Janus Guðlaugsson

Personal information
- Full name: Janus Friðrik Guðlaugsson
- Date of birth: 7 October 1955 (age 69)
- Place of birth: Iceland
- Position(s): Midfielder

Senior career*
- Years: Team / Apps / (Gls)
- 1975–1979: FH
- 1979–1985: SC Fortuna Köln / 130 / (19)
- 1985: FH Hafnarfjörður
- 1985–1986: FC Lugano
- 1986–1988: Fram
- 1988: FH

International career
- 1977–1985: Iceland / 34 / (2)

Managerial career
- 1992: FH Hafnarfjörður
- 1993: KR
- 1994: Reynir Sandgerði
- 2007–2010: Álftanes

= Janus Guðlaugsson =

Icelandic footballer and coach

Janus Guðlaugsson (born 7 October 1955) is an Icelandic former professional football player and football coach. He played for FH Hafnarfjörður from 1975 to 1979. During that period he was a member of the Iceland national football team. He spent six years playing as a professional footballer in the German Bundesliga for SC Fortuna Köln.

He came home again in summer 1985 to play for Fram Reykjavik, and stayed with that club until 1986. He then later returned to FH Hafnarfjörður.

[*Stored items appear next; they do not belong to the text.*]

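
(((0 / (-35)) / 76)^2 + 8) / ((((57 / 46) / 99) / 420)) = 268446.32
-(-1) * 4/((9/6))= 8/3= 2.67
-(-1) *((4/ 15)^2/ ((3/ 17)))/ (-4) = -0.10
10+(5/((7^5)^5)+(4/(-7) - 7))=3256880933469629044822/1341068619663964900807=2.43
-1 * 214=-214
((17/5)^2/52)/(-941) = -289/1223300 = -0.00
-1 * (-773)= 773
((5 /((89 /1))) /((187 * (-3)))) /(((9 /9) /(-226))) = 1130 /49929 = 0.02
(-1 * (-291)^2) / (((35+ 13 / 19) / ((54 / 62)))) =-14480451 / 7006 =-2066.86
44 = 44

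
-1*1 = -1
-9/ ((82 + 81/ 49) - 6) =-441/ 3805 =-0.12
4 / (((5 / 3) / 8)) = 96 / 5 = 19.20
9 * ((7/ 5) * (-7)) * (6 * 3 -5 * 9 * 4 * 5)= 388962/ 5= 77792.40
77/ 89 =0.87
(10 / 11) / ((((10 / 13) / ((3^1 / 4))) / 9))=351 / 44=7.98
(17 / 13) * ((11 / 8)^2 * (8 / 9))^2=248897 / 67392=3.69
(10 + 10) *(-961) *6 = -115320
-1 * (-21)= 21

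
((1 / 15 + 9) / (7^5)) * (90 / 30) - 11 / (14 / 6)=-396029 / 84035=-4.71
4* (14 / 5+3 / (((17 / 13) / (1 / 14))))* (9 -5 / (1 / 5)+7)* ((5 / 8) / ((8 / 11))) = -349173 / 3808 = -91.69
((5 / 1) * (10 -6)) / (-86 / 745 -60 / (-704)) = -2622400 / 3961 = -662.06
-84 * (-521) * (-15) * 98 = -64333080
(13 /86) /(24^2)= 13 /49536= 0.00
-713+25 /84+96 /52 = -776255 /1092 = -710.86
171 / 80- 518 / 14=-34.86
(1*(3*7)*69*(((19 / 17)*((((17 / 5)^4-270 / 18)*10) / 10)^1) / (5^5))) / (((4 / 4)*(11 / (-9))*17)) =-18371821734 / 6208984375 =-2.96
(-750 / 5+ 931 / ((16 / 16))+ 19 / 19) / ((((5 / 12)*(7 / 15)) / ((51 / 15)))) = 478584 / 35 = 13673.83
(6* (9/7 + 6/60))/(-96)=-0.09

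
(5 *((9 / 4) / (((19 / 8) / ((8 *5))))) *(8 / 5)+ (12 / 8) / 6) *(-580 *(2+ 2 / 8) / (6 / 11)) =-110337315 / 152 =-725903.39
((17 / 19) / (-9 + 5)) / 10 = -17 / 760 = -0.02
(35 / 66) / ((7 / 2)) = 5 / 33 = 0.15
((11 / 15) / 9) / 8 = 0.01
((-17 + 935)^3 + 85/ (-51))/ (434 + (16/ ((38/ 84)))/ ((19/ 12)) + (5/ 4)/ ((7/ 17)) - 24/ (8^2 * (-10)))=469185439884560/ 278623683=1683939.55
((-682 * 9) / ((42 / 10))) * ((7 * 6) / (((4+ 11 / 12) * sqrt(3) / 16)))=-3928320 * sqrt(3) / 59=-115322.88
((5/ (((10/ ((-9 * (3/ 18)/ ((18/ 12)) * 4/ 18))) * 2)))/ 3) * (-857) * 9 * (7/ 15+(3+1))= 57419/ 90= 637.99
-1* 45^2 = -2025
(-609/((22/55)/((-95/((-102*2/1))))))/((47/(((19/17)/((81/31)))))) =-56794325/8801784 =-6.45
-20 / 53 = -0.38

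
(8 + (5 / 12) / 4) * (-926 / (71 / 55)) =-9905885 / 1704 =-5813.31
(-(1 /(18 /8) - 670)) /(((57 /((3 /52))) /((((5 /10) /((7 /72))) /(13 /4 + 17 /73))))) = 1759592 /1758393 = 1.00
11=11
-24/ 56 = -0.43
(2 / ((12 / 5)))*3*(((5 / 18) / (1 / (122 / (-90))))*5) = -1525 / 324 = -4.71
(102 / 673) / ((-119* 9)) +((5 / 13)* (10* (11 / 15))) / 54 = 258403 / 4960683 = 0.05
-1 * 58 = -58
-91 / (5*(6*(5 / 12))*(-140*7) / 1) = 13 / 1750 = 0.01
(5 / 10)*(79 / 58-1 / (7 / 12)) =-143 / 812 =-0.18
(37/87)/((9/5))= 185/783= 0.24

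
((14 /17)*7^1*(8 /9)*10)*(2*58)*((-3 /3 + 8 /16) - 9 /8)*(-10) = 14778400 /153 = 96590.85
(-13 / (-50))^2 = 169 / 2500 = 0.07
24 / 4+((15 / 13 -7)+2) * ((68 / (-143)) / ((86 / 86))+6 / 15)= 11694 / 1859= 6.29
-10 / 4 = -5 / 2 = -2.50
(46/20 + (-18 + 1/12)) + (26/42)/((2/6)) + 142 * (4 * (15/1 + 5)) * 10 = 47706221/420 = 113586.24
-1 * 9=-9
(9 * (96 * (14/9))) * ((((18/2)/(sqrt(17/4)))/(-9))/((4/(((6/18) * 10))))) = -2240 * sqrt(17)/17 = -543.28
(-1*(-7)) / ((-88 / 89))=-623 / 88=-7.08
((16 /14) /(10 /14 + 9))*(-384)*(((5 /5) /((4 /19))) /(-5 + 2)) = 1216 /17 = 71.53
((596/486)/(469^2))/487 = 298/26030404701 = 0.00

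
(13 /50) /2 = 13 /100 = 0.13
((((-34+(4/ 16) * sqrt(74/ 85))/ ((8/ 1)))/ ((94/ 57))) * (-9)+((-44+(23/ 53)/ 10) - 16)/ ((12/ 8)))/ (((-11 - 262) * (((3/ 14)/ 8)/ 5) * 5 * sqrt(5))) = sqrt(5) * (81567 * sqrt(6290)+682034152)/ 1486379700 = 1.04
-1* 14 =-14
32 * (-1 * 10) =-320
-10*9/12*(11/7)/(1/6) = -495/7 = -70.71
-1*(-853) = 853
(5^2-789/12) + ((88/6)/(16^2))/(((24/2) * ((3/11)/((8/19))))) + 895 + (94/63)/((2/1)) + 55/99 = 98313991/114912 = 855.56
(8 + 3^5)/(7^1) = 251/7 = 35.86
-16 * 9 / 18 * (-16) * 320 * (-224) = -9175040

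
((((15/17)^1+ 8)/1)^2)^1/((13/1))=22801/3757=6.07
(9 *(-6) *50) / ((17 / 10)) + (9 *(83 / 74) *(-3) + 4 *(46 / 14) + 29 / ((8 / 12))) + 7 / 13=-89369412 / 57239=-1561.34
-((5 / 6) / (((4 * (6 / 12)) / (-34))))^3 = 614125 / 216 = 2843.17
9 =9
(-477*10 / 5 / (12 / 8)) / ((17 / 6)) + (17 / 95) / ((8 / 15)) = -579165 / 2584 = -224.14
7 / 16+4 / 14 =81 / 112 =0.72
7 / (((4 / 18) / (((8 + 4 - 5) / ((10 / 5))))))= 441 / 4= 110.25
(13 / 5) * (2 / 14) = 13 / 35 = 0.37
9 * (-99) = -891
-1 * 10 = -10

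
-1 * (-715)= 715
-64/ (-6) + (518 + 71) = 1799/ 3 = 599.67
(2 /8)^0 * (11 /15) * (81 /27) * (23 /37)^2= 5819 /6845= 0.85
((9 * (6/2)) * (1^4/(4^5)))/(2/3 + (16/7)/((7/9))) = 3969/542720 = 0.01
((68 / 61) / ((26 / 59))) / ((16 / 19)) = 19057 / 6344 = 3.00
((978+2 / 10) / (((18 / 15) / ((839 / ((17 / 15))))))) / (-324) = -20517745 / 11016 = -1862.54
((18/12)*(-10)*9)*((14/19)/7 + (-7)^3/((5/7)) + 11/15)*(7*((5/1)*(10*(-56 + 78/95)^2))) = 473012373525552/6859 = 68962293851.22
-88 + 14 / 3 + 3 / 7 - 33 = -2434 / 21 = -115.90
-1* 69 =-69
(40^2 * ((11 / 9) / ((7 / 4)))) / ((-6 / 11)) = -387200 / 189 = -2048.68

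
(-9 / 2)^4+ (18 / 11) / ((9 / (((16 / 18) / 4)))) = 649603 / 1584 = 410.10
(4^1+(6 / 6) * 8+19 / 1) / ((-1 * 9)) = -31 / 9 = -3.44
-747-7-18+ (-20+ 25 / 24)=-790.96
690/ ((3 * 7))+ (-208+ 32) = -1002/ 7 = -143.14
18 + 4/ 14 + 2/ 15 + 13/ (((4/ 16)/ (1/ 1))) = 7394/ 105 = 70.42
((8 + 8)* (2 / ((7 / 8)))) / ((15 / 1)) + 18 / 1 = 20.44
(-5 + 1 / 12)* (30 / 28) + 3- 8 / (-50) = -2.11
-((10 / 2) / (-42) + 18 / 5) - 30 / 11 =-14341 / 2310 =-6.21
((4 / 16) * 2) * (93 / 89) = 93 / 178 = 0.52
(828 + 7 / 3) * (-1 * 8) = -19928 / 3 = -6642.67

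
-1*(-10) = 10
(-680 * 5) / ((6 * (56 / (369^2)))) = -19289475 / 14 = -1377819.64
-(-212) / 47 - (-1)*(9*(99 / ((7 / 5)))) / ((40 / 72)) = 378377 / 329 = 1150.08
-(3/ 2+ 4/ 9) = -35/ 18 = -1.94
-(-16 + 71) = -55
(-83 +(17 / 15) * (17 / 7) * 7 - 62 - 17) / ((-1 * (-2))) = -2141 / 30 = -71.37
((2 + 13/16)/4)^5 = 184528125/1073741824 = 0.17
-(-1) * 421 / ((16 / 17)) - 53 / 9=63565 / 144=441.42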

Around 1999–2003 he was coach of the Icelandic lower division team Álftanes, and since 2003 he became involved with Haukar, assisting with coaching both professionals and youth players and passing on his football experience.

== Academic career ==
After his sports career, Janus studied sport education and received a PhD degree from University of Iceland in 2014 with a thesis entitled Multimodal Training Intervention: An Approach to Successful Aging.